Дочь же долгожданную, темноглазую Оленьку, всю в меня — лишь в еще один заход. Уже сказался мой предельный для этого возраст: эти роды у меня были самые мучительные. И Олечка поначалу была какой-то чахленькой, задумчивой (хотя к тому времени и с питанием у нас значительно улучшилось), но очень практичной и смышленой от рождения. И все мы, слыша ее лепет, весело смеялись тогда. Счастливые! В ней мы души не чаяли. — И Нина Федоровна странно заторопилась как-то, дрогнув хриповатым голосом: — Наша Олечка скоропостижной смертью умерла. На шестом годочке. Я была бессильна, чтоб ее спасти, вытащить из ямы смерти. Рук не смогла ни протянуть ей, ни дотянуть до нее, чтобы ее выхватить. Да, еще недавно у меня, верней, со мной, было четверо детей; а теперь осталась я с одним из них, потому как двое — старших — уже выросли, женились, отдалились от меня. Поженились сыновья, уже сами растят детей, — и словно отрезаны от меня. Наглухо. А я на них же свое здоровье гробила… Все это я увидела теперь как бы со стороны… Я денно и нощно воспитывала их, не считаясь ни с чем. А расплата? Все вышло-то в изъян. Нет у меня основания для радости.

— Ну, так вот, поди ж… — проговорила Люба. — У всех случается…

— Люди говорят, что недород лучше перерода. Уж не знаю как.

XVI

Затем Нина Федоровна дух перевела, дрожащей рукой проворно схватила со столика папироску, спички, но не закурила. Хрипловато, откашливаясь, зарассуждала дальше:

— По-видимому, воспитание детей это тоже искусство. Также здесь все свято, истинно, сложно, загадочно-непостижимо. И поэтому не каждой матери оно дается и подвластно. Нужно все отдать, всю себя во имя этого святого ремесла, чтобы из-под наших материнских рук вышли нравственно полноценные мальчики и девочки, а не какие-нибудь уроды, да чтобы впоследствии нам не стыдиться за своих воспитанников, не стыдиться их поступков. Дети — наше зеркальное отражение. И то именно будет, какое мы заложили в них с самого их младенчества.

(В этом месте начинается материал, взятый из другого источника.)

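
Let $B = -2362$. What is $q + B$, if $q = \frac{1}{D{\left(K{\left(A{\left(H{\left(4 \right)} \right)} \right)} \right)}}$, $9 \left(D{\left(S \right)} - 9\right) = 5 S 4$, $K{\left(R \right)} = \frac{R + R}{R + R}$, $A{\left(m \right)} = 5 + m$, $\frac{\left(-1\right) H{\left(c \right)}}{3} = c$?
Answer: $- \frac{238553}{101} \approx -2361.9$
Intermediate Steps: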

Наступившая пауза — пока Нина Федоровна платочком промокала выступившие слезы на глазах — длилась тягостно. «Тук-тук-тук, тук-тук-тук», — весело меж тем выстукивали-разговаривали вагонные колеса. И Надя вновь заполнила паузу — начав, осторожно уточнила: что, возможно, это в большей степени зависит от того, впитывает ли ребенок от старших хорошее или сам по себе дойдет до всего.

«Тук-тук-тук», — резво подвыстукивали колеса.

— Но взрослые позабывают, что ребенком движет и владеет ненасытное, неистребимое любопытство ко всему на свете — нам видится истинное положение вещей иным: уже смещенным от золотой поры собственного детства. — Люба продолжала. — И потому читаются такие наставления: не прыгай, не бегай, посиди! Как-то я наблюдала такую сценку. Примерно четырехлетний мальчуган, сидя в столовой за столом, в отсутствии мамы (та выбивала в буфете талоны на обед) колотил ложкой по металлической кружке. Что ему, видно, очень нравилось — кружка издавала звонкий звук. И вокруг него собрались такие же дети отдыхающих: им тоже интересно это было, что концерт. Так вот молодая мама мальчугана, что фурия, подлетела к нему и залепила ему увесистый подзатыльник, ошарашив его и чуть ли не сбив со стула. Она истошно завопила: «Не смей! Не смей!» Он только пролепетал: «А почему?» Но она еще сильнее взбеленилась — задрожала, заорала на него: «Я говорю: не смей! Брось!» Ложку выбила у него из рук, отшвырнула ее вместе с кружкой. И тогда-то она расплакался от испуга. А та ему не объяснила терпеливо, почему нельзя греметь в столовой. Ведь на улице — пожалуйста! — греми. В какую-нибудь банку жестяную. Итак, часто мать необоснованно орет на ребенка, не может ему объяснить, что к чему; и он перенимает с улицы что-нибудь недозволенное, впитывает все в себя, как губка.